# Hello from the high desert



## Cliff (Nov 26, 2006)

My name is Cliff and I live in Winnemucca, Nevada. I recently got interested in Tarantulas and in researching them found out a little about mantids. I intend on keeping and breeding some and was very glad to find this forum.

My present clan consists of 0.1.0 A.chalcodes, 0.0.1 B.vagans, 0.0.1 N.chromatus, 0.0.1 A.avicularia, a B.dubia colony, one rescue greyhound named Sophie, One female Dachund named Rosie and one male Dachund named Buster. Oh, and a very sweet wife name Windy.

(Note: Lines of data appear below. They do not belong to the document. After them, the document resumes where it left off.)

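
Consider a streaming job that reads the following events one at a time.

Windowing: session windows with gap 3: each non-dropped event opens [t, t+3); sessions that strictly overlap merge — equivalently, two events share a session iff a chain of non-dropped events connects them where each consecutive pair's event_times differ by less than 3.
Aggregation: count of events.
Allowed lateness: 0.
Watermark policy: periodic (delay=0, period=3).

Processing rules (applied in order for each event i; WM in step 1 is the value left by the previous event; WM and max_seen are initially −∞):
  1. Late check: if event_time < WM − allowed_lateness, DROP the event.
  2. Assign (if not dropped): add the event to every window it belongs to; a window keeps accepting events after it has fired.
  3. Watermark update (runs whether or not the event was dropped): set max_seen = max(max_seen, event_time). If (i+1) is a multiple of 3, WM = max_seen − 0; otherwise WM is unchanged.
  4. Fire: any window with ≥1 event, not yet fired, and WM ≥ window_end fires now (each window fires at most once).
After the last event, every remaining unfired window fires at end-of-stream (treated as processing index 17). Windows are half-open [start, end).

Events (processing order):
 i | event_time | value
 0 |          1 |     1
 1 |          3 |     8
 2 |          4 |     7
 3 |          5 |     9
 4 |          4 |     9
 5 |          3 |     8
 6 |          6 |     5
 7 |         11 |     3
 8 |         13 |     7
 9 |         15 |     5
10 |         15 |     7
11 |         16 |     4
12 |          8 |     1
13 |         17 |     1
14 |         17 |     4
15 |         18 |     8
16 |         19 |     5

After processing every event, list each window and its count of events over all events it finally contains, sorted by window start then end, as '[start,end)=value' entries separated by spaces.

[1,9)=6 [11,22)=9

i=0 t=1 v=1: → [1,4); WM=−∞
i=1 t=3 v=8: → [1,6); WM=−∞
i=2 t=4 v=7: → [1,7); WM=4
i=3 t=5 v=9: → [1,8); WM=4
i=4 t=4 v=9: → [1,8); WM=4
i=5 t=3 v=8: DROP (t<4-0); WM=5
i=6 t=6 v=5: → [1,9); WM=5
i=7 t=11 v=3: → [11,14); WM=5
i=8 t=13 v=7: → [11,16); WM=13
i=9 t=15 v=5: → [11,18); WM=13
i=10 t=15 v=7: → [11,18); WM=13
i=11 t=16 v=4: → [11,19); WM=16
i=12 t=8 v=1: DROP (t<16-0); WM=16
i=13 t=17 v=1: → [11,20); WM=16
i=14 t=17 v=4: → [11,20); WM=17
i=15 t=18 v=8: → [11,21); WM=17
i=16 t=19 v=5: → [11,22); WM=17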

I look forward to learning a lot about the mantids from you folks!

Cliff


----------



## Rick (Nov 26, 2006)

Welcome to the forum Cliff. You will find answers to all your mantid questions here. We have some people here who are into tarantulas too.


----------



## robo mantis (Nov 26, 2006)

welcome


----------



## aminah (Nov 26, 2006)

Hey Cliff, I just joined this forum myself and don't have any mantids just yet, but I do have T's... an A. versicolor, an L. parahybana and a G. aureostriata.

I just wanted to say, "Welcome!!" too.  

And btw, I'm just curious, but how do you keep your B. dubia colony?


----------



## Cliff (Nov 26, 2006)

Thanks everybody!

Cliff


----------